Saturday, April 2, 2011

The Meaning Behind The Loud Silence

Once upon a time....OK NOT really!

When I was in highschool and college I struggled with self image. I actually struggled quite a bit. Trying to make friends, trying to "earn" praise and affection to be able to be "perfect" enough...all too much for me to handle.

Long ago...umm....like 1992 I started writing a lot and wrote a story about my life in which I titled it The Loud Silence....because no one knew about my struggle it was completely hidden until it got so big that it seemed to "explode". It was something that couldn't be kept silent...and then it just went BOOM!

So, this whole blog started because of the pain and recovery of my losing my first husband...because I didn't just lose him once I lost him twice and dealing with all of the emotions that go with that take a long time to recover from and sometimes people don't recover at all.
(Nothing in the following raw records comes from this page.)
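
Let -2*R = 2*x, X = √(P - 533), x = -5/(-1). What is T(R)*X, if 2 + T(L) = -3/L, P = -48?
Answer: -7*I*√581/5 ≈ -33.746*I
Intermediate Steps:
x = 5 (x = -5*(-1) = 5)
X = I*√581 (X = √(-48 - 533) = √(-581) = I*√581 ≈ 24.104*I)
R = -5 ≈ -5.0000
T(L) = -2 - 3/L
T(R)*X = (-2 - 3/(-5))*(I*√581) = (-2 - 3*(-⅕))*(I*√581) = (-2 + ⅗)*(I*√581) = -7*I*√581/5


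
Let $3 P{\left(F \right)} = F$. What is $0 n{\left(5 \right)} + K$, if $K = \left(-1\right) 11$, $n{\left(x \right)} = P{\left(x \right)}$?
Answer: $-11$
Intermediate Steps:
$P{\left(F \right)} = \frac{F}{3}$
$n{\left(x \right)} = \frac{x}{3}$
$K = -11$
$0 n{\left(5 \right)} + K = 0 \cdot \frac{1}{3} \cdot 5 - 11 = 0 \cdot \frac{5}{3} - 11 = 0 - 11 = -11$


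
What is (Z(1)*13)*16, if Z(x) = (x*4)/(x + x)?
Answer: 416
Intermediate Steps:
Z(x) = 2 (Z(x) = (4*x)/((2*x)) = (4*x)*(1/(2*x)) = 2)
(Z(1)*13)*16 = (2*13)*16 = 26*16 = 416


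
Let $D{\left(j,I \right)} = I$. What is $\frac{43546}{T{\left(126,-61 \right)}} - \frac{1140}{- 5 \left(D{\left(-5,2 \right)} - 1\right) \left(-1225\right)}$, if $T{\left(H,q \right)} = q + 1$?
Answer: $- \frac{5335753}{7350} \approx -725.95$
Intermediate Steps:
$T{\left(H,q \right)} = 1 + q$
$\frac{43546}{T{\left(126,-61 \right)}} - \frac{1140}{- 5 \left(D{\left(-5,2 \right)} - 1\right) \left(-1225\right)} = \frac{43546}{1 - 61} - \frac{1140}{- 5 \left(2 - 1\right) \left(-1225\right)} = \frac{43546}{-60} - \frac{1140}{\left(-5\right) 1 \left(-1225\right)} = 43546 \left(- \frac{1}{60}\right) - \frac{1140}{\left(-5\right) \left(-1225\right)} = - \frac{21773}{30} - \frac{1140}{6125} = - \frac{21773}{30} - \frac{228}{1225} = - \frac{5335753}{7350}$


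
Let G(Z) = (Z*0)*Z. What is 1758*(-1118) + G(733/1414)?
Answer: -1965444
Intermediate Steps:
G(Z) = 0 (G(Z) = 0*Z = 0)
1758*(-1118) + G(733/1414) = 1758*(-1118) + 0 = -1965444 + 0 = -1965444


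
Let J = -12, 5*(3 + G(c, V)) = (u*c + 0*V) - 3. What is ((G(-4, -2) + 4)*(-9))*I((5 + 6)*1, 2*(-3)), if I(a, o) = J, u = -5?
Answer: 2376/5 ≈ 475.20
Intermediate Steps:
G(c, V) = -18/5 - c (G(c, V) = -3 + ((-5*c + 0*V) - 3)/5 = -3 + ((-5*c + 0) - 3)/5 = -3 + (-5*c - 3)/5 = -3 + (-3 - 5*c)/5 = -3 + (-3/5 - c) = -18/5 - c)
I(a, o) = -12
((G(-4, -2) + 4)*(-9))*I((5 + 6)*1, 2*(-3)) = (((-18/5 - 1*(-4)) + 4)*(-9))*(-12) = (((-18/5 + 4) + 4)*(-9))*(-12) = ((2/5 + 4)*(-9))*(-12) = ((22/5)*(-9))*(-12) = -198/5*(-12) = 2376/5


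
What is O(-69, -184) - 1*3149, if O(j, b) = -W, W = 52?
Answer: -3201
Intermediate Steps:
O(j, b) = -52 (O(j, b) = -1*52 = -52)
O(-69, -184) - 1*3149 = -52 - 1*3149 = -52 - 3149 = -3201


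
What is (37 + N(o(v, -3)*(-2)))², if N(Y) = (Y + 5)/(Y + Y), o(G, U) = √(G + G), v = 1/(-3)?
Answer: 44925/32 + 375*I*√6/8 ≈ 1403.9 + 114.82*I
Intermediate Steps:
v = -⅓ (v = 1*(-⅓) = -⅓ ≈ -0.33333)
o(G, U) = √2*√G (o(G, U) = √(2*G) = √2*√G)
N(Y) = (5 + Y)/(2*Y) (N(Y) = (5 + Y)/((2*Y)) = (5 + Y)*(1/(2*Y)) = (5 + Y)/(2*Y))
(37 + N(o(v, -3)*(-2)))² = (37 + (5 + (√2*√(-⅓))*(-2))/(2*(((√2*√(-⅓))*(-2)))))² = (37 + (5 + (√2*(I*√3/3))*(-2))/(2*(((√2*(I*√3/3))*(-2)))))² = (37 + (5 + (I*√6/3)*(-2))/(2*(((I*√6/3)*(-2)))))² = (37 + (5 - 2*I*√6/3)/(2*((-2*I*√6/3))))² = (37 + (I*√6/4)*(5 - 2*I*√6/3)/2)² = (37 + I*√6*(5 - 2*I*√6/3)/8)²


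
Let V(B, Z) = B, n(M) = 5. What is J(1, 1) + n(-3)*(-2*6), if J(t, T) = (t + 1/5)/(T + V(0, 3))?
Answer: -294/5 ≈ -58.800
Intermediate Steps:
J(t, T) = (1/5 + t)/T (J(t, T) = (t + 1/5)/(T + 0) = (t + 1/5)/T = (1/5 + t)/T)
J(1, 1) + n(-3)*(-2*6) = (1/5 + 1)/1 + 5*(-2*6) = 1*(6/5) + 5*(-12) = 6/5 - 60 = -294/5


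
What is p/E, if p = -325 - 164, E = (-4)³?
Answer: 489/64 ≈ 7.6406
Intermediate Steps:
E = -64
p = -489
p/E = -489/(-64) = -489*(-1/64) = 489/64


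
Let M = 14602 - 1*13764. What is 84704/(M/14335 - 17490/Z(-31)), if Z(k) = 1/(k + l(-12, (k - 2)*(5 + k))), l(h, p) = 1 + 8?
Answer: 607115920/2757911069 ≈ 0.22014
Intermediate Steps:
M = 838 (M = 14602 - 13764 = 838)
l(h, p) = 9
Z(k) = 1/(9 + k) (Z(k) = 1/(k + 9) = 1/(9 + k))
84704/(M/14335 - 17490/Z(-31)) = 84704/(838/14335 - 17490/(1/(9 - 31))) = 84704/(838*(1/14335) - 17490/(1/(-22))) = 84704/(838/14335 - 17490/(-1/22)) = 84704/(838/14335 - 17490*(-22)) = 84704/(838/14335 + 384780) = 84704/(5515822138/14335) = 84704*(14335/5515822138) = 607115920/2757911069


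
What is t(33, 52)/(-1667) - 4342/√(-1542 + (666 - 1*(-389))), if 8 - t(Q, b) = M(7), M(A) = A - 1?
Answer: -2/1667 + 4342*I*√487/487 ≈ -0.0011998 + 196.75*I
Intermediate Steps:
M(A) = -1 + A
t(Q, b) = 2 (t(Q, b) = 8 - (-1 + 7) = 8 - 1*6 = 8 - 6 = 2)
t(33, 52)/(-1667) - 4342/√(-1542 + (666 - 1*(-389))) = 2/(-1667) - 4342/√(-1542 + (666 - 1*(-389))) = 2*(-1/1667) - 4342/√(-1542 + (666 + 389)) = -2/1667 - 4342/√(-1542 + 1055) = -2/1667 - 4342*(-I*√487/487) = -2/1667 - (-4342)*I*√487/487 = -2/1667 + 4342*I*√487/487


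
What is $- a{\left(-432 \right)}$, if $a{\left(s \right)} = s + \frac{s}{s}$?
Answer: $431$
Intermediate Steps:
$a{\left(s \right)} = 1 + s$ ($a{\left(s \right)} = s + 1 = 1 + s$)
$- a{\left(-432 \right)} = - (1 - 432) = \left(-1\right) \left(-431\right) = 431$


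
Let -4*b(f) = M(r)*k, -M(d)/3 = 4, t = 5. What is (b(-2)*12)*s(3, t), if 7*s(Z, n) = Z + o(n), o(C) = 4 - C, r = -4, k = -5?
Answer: -360/7 ≈ -51.429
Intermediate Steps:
M(d) = -12 (M(d) = -3*4 = -12)
s(Z, n) = 4/7 - n/7 + Z/7 (s(Z, n) = (Z + (4 - n))/7 = (4 + Z - n)/7 = 4/7 - n/7 + Z/7)
b(f) = -15 (b(f) = -(-3)*(-5) = -¼*60 = -15)
(b(-2)*12)*s(3, t) = (-15*12)*(4/7 - ⅐*5 + (⅐)*3) = -180*(4/7 - 5/7 + 3/7) = -180*2/7 = -360/7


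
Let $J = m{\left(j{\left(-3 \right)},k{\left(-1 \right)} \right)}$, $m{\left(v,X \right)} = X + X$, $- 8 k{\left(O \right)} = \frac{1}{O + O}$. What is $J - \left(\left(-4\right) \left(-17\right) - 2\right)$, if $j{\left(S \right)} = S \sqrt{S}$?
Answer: $- \frac{527}{8} \approx -65.875$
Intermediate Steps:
$j{\left(S \right)} = S^{\frac{3}{2}}$
$k{\left(O \right)} = - \frac{1}{16 O}$ ($k{\left(O \right)} = - \frac{1}{8 \left(O + O\right)} = - \frac{1}{8 \cdot 2 O} = - \frac{\frac{1}{2} \frac{1}{O}}{8} = - \frac{1}{16 O}$)
$m{\left(v,X \right)} = 2 X$
$J = \frac{1}{8}$ ($J = 2 \left(- \frac{1}{16 \left(-1\right)}\right) = 2 \left(\left(- \frac{1}{16}\right) \left(-1\right)\right) = 2 \cdot \frac{1}{16} = \frac{1}{8} \approx 0.125$)
$J - \left(\left(-4\right) \left(-17\right) - 2\right) = \frac{1}{8} - \left(\left(-4\right) \left(-17\right) - 2\right) = \frac{1}{8} - \left(68 - 2\right) = \frac{1}{8} - 66 = - \frac{527}{8}$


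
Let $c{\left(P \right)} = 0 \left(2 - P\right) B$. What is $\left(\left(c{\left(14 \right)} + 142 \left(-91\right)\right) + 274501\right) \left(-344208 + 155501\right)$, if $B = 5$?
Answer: $-49361788353$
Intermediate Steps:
$c{\left(P \right)} = 0$ ($c{\left(P \right)} = 0 \left(2 - P\right) 5 = 0 \cdot 5 = 0$)
$\left(\left(c{\left(14 \right)} + 142 \left(-91\right)\right) + 274501\right) \left(-344208 + 155501\right) = \left(\left(0 + 142 \left(-91\right)\right) + 274501\right) \left(-344208 + 155501\right) = \left(\left(0 - 12922\right) + 274501\right) \left(-188707\right) = \left(-12922 + 274501\right) \left(-188707\right) = 261579 \left(-188707\right) = -49361788353$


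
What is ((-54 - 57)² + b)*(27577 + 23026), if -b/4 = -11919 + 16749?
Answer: -354170397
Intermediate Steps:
b = -19320 (b = -4*(-11919 + 16749) = -4*4830 = -19320)
((-54 - 57)² + b)*(27577 + 23026) = ((-54 - 57)² - 19320)*(27577 + 23026) = ((-111)² - 19320)*50603 = (12321 - 19320)*50603 = -6999*50603 = -354170397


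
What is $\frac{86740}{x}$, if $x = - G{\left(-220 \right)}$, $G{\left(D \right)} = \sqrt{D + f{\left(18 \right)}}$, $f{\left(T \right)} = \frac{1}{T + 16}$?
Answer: $\frac{86740 i \sqrt{28254}}{2493} \approx 5848.4 i$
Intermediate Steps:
$f{\left(T \right)} = \frac{1}{16 + T}$
$G{\left(D \right)} = \sqrt{\frac{1}{34} + D}$ ($G{\left(D \right)} = \sqrt{D + \frac{1}{16 + 18}} = \sqrt{D + \frac{1}{34}} = \sqrt{\frac{1}{34} + D}$)
$x = - \frac{3 i \sqrt{28254}}{34}$ ($x = - \frac{\sqrt{34 + 1156 \left(-220\right)}}{34} = - \frac{\sqrt{34 - 254320}}{34} = - \frac{\sqrt{-254286}}{34} = - \frac{3 i \sqrt{28254}}{34} \approx - 14.831 i$)
$\frac{86740}{x} = \frac{86740}{\left(- \frac{3}{34}\right) i \sqrt{28254}} = 86740 \frac{i \sqrt{28254}}{2493} = \frac{86740 i \sqrt{28254}}{2493}$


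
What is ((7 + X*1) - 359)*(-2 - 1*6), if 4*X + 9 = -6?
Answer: 2846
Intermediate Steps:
X = -15/4 (X = -9/4 + (¼)*(-6) = -9/4 - 3/2 = -15/4 ≈ -3.7500)
((7 + X*1) - 359)*(-2 - 1*6) = ((7 - 15/4*1) - 359)*(-2 - 1*6) = ((7 - 15/4) - 359)*(-2 - 6) = (13/4 - 359)*(-8) = -1423/4*(-8) = 2846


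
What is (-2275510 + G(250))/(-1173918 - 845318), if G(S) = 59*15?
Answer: 2274625/2019236 ≈ 1.1265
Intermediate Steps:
G(S) = 885
(-2275510 + G(250))/(-1173918 - 845318) = (-2275510 + 885)/(-1173918 - 845318) = -2274625/(-2019236) = -2274625*(-1/2019236) = 2274625/2019236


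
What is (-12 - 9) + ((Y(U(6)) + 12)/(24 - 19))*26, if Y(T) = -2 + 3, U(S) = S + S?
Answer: 233/5 ≈ 46.600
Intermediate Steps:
U(S) = 2*S
Y(T) = 1
(-12 - 9) + ((Y(U(6)) + 12)/(24 - 19))*26 = (-12 - 9) + ((1 + 12)/(24 - 19))*26 = -21 + (13/5)*26 = -21 + 338/5 = 233/5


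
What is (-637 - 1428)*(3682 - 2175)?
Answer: -3111955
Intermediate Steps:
(-637 - 1428)*(3682 - 2175) = -2065*1507 = -3111955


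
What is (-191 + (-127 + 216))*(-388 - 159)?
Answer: 55794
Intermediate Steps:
(-191 + (-127 + 216))*(-388 - 159) = (-191 + 89)*(-547) = -102*(-547) = 55794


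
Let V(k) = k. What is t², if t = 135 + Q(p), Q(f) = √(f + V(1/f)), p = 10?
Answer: (1350 + √1010)²/100 ≈ 19093.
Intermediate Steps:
Q(f) = √(f + 1/f)
t = 135 + √1010/10 (t = 135 + √(10 + 1/10) = 135 + √(10 + ⅒) = 135 + √(101/10) = 135 + √1010/10 ≈ 138.18)
t² = (135 + √1010/10)²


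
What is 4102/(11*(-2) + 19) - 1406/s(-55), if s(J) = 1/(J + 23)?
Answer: 130874/3 ≈ 43625.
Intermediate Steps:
s(J) = 1/(23 + J)
4102/(11*(-2) + 19) - 1406/s(-55) = 4102/(11*(-2) + 19) - 1406/(1/(23 - 55)) = 4102/(-22 + 19) - 1406/(1/(-32)) = 4102/(-3) - 1406/(-1/32) = 4102*(-1/3) - 1406*(-32) = -4102/3 + 44992 = 130874/3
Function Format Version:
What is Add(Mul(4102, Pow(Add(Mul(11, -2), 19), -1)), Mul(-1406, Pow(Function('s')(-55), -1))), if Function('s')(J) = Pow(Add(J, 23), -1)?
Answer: Rational(130874, 3) ≈ 43625.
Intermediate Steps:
Function('s')(J) = Pow(Add(23, J), -1)
Add(Mul(4102, Pow(Add(Mul(11, -2), 19), -1)), Mul(-1406, Pow(Function('s')(-55), -1))) = Add(Mul(4102, Pow(Add(Mul(11, -2), 19), -1)), Mul(-1406, Pow(Pow(Add(23, -55), -1), -1))) = Add(Mul(4102, Pow(Add(-22, 19), -1)), Mul(-1406, Pow(Pow(-32, -1), -1))) = Add(Mul(4102, Pow(-3, -1)), Mul(-1406, Pow(Rational(-1, 32), -1))) = Add(Mul(4102, Rational(-1, 3)), Mul(-1406, -32)) = Add(Rational(-4102, 3), 44992) = Rational(130874, 3)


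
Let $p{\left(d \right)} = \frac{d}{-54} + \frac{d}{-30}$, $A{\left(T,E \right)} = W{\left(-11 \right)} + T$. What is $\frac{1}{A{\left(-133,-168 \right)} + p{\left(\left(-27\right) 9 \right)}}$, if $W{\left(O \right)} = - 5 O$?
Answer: $- \frac{5}{327} \approx -0.015291$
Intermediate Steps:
$A{\left(T,E \right)} = 55 + T$ ($A{\left(T,E \right)} = \left(-5\right) \left(-11\right) + T = 55 + T$)
$p{\left(d \right)} = - \frac{7 d}{135}$ ($p{\left(d \right)} = d \left(- \frac{1}{54}\right) + d \left(- \frac{1}{30}\right) = - \frac{d}{54} - \frac{d}{30} = - \frac{7 d}{135}$)
$\frac{1}{A{\left(-133,-168 \right)} + p{\left(\left(-27\right) 9 \right)}} = \frac{1}{\left(55 - 133\right) - \frac{7 \left(\left(-27\right) 9\right)}{135}} = \frac{1}{-78 - - \frac{63}{5}} = \frac{1}{-78 + \frac{63}{5}} = \frac{1}{- \frac{327}{5}} = - \frac{5}{327}$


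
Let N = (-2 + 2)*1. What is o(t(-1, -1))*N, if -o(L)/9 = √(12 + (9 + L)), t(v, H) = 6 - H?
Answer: 0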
So, that is the short story of how the name on my blog came to be.

Lots of times I try to think of a better, catchy name but I realized that the whole reason for the blog started out of the pain that came from fighting my low self-esteem and the tragedy of losing my husband...twice...and learning that the ONLY one that loves me unconditionally is my Heavenly Father. I'm learning that He only wants the very best for my life and He makes NO mistakes. It's difficult to trust once you have been hurt, its difficult to love once you have known rejection, its difficult to not build up walls when others have hurt you and spread rumors about you, its difficult to be different in a world struggling so hard to set a certain standard and those that don't make the bar are treated as "different, not as worthy, and stained." I find this is when our Heavenly Father is really able to do His most glorious work by using us in such an amazing way. When we are at our lowest He is able to use us in such amazing ways because we don't get in the way with our "self pride". We know that when we are used for good it is God's working in us because without Him we are nothing!

So, hope that clears some things up!

Thanks guys....your comments and questions are awesome and encouraging me onward! Thankful for all of you!